I too knew that if I could not accept it then I could not remain Catholic no matter how many other doctrines I was coming to appreciate and even to love.

 

 

    Now to my mini miracle.

 

     I began to dwell on my doubts more and more, especially at Mass.  The moment of worship when the priest raises the host above all and holds it suspended above the congregation for a second or two longer than is absolutely necessary. That moment demonstrates the historical faith in the sacrament, and I challenged it by my doubts each time I attended Mass.    How was I to know?  I finally decided that maybe I should be simple about my dilemma and just ask.  So that’s what I did. “Lord are you really present or not? I really have to know.”

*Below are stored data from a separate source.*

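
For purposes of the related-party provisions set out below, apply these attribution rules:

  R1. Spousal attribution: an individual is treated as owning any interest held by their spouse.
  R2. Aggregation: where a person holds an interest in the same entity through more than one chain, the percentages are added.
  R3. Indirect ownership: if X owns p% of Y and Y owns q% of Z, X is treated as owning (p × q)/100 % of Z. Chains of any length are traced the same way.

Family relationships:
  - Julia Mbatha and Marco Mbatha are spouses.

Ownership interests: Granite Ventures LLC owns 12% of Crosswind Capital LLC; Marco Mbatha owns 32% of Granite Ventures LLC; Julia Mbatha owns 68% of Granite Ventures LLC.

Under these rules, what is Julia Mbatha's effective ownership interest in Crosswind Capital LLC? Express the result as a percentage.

12%

By spousal attribution (R1), Julia Mbatha is treated as also owning Marco Mbatha's interest in Granite Ventures LLC, giving 68% + 32% = 100%.
Chain via Granite Ventures LLC (R3): 100% × 12% = 12% of Crosswind Capital LLC.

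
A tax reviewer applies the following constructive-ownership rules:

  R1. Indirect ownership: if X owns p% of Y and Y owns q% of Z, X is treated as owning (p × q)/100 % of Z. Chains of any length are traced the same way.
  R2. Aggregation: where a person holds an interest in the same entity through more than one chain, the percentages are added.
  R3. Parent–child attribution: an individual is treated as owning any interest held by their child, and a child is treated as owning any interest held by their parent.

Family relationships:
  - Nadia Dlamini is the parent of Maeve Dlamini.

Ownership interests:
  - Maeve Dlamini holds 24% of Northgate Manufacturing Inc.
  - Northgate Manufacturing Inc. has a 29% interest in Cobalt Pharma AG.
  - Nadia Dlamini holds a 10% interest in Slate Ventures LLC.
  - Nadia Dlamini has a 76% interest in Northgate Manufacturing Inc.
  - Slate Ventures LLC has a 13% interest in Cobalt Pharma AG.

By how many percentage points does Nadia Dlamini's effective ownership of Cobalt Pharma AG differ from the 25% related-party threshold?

5.3

By parent–child attribution (R3), Nadia Dlamini is treated as also owning Maeve Dlamini's interest in Northgate Manufacturing Inc, giving 76% + 24% = 100%.
Chain via Northgate Manufacturing Inc. (R1): 100% × 29% = 29% of Cobalt Pharma AG.
Chain via Slate Ventures LLC (R1): 10% × 13% = 1.3% of Cobalt Pharma AG.
Aggregating (R2): 29% + 1.3% = 30.3%.
30.3% exceeds the 25% threshold by 5.3 percentage points.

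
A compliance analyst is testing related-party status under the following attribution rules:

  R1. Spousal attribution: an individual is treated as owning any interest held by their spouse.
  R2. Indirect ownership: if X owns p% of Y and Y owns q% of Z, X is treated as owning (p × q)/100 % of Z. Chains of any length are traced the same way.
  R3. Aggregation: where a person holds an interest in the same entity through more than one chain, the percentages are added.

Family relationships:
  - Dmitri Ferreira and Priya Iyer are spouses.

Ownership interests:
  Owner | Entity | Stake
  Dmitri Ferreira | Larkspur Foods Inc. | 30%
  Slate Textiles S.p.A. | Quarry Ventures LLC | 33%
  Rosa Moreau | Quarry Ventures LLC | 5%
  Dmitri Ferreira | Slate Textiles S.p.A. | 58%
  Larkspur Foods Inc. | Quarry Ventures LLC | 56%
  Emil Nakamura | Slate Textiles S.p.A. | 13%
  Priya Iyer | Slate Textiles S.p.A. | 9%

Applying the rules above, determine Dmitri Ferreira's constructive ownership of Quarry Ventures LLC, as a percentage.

38.91%

By spousal attribution (R1), Dmitri Ferreira is treated as also owning Priya Iyer's interest in Slate Textiles S.p.A, giving 58% + 9% = 67%.
Chain via Slate Textiles S.p.A. (R2): 67% × 33% = 22.11% of Quarry Ventures LLC.
Chain via Larkspur Foods Inc. (R2): 30% × 56% = 16.8% of Quarry Ventures LLC.
Aggregating (R3): 22.11% + 16.8% = 38.91%.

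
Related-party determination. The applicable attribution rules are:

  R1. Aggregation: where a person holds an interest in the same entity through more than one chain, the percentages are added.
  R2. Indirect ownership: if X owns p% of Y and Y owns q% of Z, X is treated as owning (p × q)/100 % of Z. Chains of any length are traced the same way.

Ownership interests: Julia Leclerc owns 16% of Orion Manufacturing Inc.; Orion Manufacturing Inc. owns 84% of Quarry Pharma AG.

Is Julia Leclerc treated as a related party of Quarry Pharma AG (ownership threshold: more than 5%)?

Chain via Orion Manufacturing Inc. (R2): 16% × 84% = 13.44% of Quarry Pharma AG.
13.44% exceeds the 5% threshold, so Julia is a related party to Quarry Pharma AG.

Yes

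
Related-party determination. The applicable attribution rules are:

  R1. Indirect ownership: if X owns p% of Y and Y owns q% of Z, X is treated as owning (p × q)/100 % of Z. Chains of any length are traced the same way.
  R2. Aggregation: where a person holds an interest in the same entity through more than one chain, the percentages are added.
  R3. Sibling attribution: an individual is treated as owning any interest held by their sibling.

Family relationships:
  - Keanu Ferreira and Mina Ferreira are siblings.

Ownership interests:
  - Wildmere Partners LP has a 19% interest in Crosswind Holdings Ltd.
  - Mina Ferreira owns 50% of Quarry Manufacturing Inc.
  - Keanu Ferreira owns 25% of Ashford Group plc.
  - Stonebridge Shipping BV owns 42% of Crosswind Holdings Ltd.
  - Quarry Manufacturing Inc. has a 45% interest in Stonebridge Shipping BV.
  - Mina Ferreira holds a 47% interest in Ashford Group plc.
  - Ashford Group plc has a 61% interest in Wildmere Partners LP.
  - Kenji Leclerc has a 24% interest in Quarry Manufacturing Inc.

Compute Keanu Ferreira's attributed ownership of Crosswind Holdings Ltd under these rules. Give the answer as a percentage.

17.7948%

By sibling attribution (R3), Keanu Ferreira is treated as also owning Mina Ferreira's interest in Ashford Group plc, giving 25% + 47% = 72%.
By sibling attribution (R3), Keanu Ferreira is treated as owning Mina Ferreira's 50% interest in Quarry Manufacturing Inc.
Chain via Ashford Group plc → Wildmere Partners LP (R1): 72% × 61% × 19% = 8.3448% of Crosswind Holdings Ltd.
Chain via Quarry Manufacturing Inc. → Stonebridge Shipping BV (R1): 50% × 45% × 42% = 9.45% of Crosswind Holdings Ltd.
Aggregating (R2): 8.3448% + 9.45% = 17.7948%.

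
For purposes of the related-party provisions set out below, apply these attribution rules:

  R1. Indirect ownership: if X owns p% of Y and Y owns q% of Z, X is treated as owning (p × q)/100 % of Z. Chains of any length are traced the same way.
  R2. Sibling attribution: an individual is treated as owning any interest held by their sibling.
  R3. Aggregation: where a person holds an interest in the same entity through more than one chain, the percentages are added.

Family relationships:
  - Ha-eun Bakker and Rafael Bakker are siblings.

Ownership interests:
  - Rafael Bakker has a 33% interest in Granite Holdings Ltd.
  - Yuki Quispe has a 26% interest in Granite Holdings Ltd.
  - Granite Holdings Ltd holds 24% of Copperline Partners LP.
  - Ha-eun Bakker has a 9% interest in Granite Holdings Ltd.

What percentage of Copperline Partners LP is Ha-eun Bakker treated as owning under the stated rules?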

      As a young Child I simply accepted what I was taught about my faith, but my spiritual journey had changed all that. Now I wanted to know. I needed to know.   There is another scripture that comes to mind, ‘Seek Me with your whole heart and you will find Me.’ Lord knows I did that. God is interested in the heart. It’s the heart that has the power to love God and accept Him as well as the power to hate Him, reject Him or even simply disregard Him.

 

 

     It was probably a week or so later when God answered me.  It was a bright sunny autumn day and I was chosen to be a chaperone for Abby’s fall field trip to the Big Apple, an orchard located only a few miles away in Mendon.  As we waited in the bus for the nursery schoolers to board, my mind was mulling over the day’s expectations.  Abby settled down next to me and I put my arm around her.  Soon we would be eating apple dumplings or maybe even a candied apple.  There was a small turn around in front of our former church, which was the home of “The Good Shepherd Nursery School.”   John had carved the school’s sign a few years earlier when the church had begun the ministry and I had done the design.  My thoughts were set on the beauty of the day and the happy time I hoped for.  As the bus driver made the turn around I was thinking autumn colors and of the apple pie I would bake for dinner. I glanced out the window to my left as we passed Medway Village Church, still daydreaming of fall delights.  Then we began to pass Saint Joe’s on my right and I gazed in that direction.  We hadn’t quite passed when a very odd thing happened to me.  The best way to describe it is by directing you to the image of the Sacred Heart.  Jesus, His heart exposed, thorns atop, heart on fire.   My heart began to burn.  That’s the best way to describe it.  It wasn’t a painful burn but it was an intense sensation that was physical, right in my heart.  It felt like Love made tangible, physical, as if you could hold it in your hand.  The memory of that feeling still resonates in my being although I’ve never felt it again.  Remember I spoke earlier of a glance married couples share in a moment of understanding?  At the exact moment when I fixed my eyes on St.Joe’s, I felt the burn and I knew beyond doubt that our hearts had joined and that Jesus was telling me of his real Presence in the tabernacle.  He said to my heart, it is because “I Am here”.  I have never doubted the truth of His Real presence since. It is indeed the source and summit of my faith just as the Church teaches.  It is the single reason that I will never leave the safety of the Ark again. How could I?   To quote Peter (John 6:67,68) When Jesus asked him, “Will you also leave me?”  “Lord, to whom shall we go?  You alone have the words of life.”  Only the twelve remained, all other’s had left Jesus over the “hard” saying regarding eating his flesh and drinking his blood.

     Now when I genuflect, upon entering the pew, for the celebration of Mass, I have one consistent prayer on my lips and in my heart.  I say,  “Thank you Lord for letting me be here. And please don’t ever allow me leave.”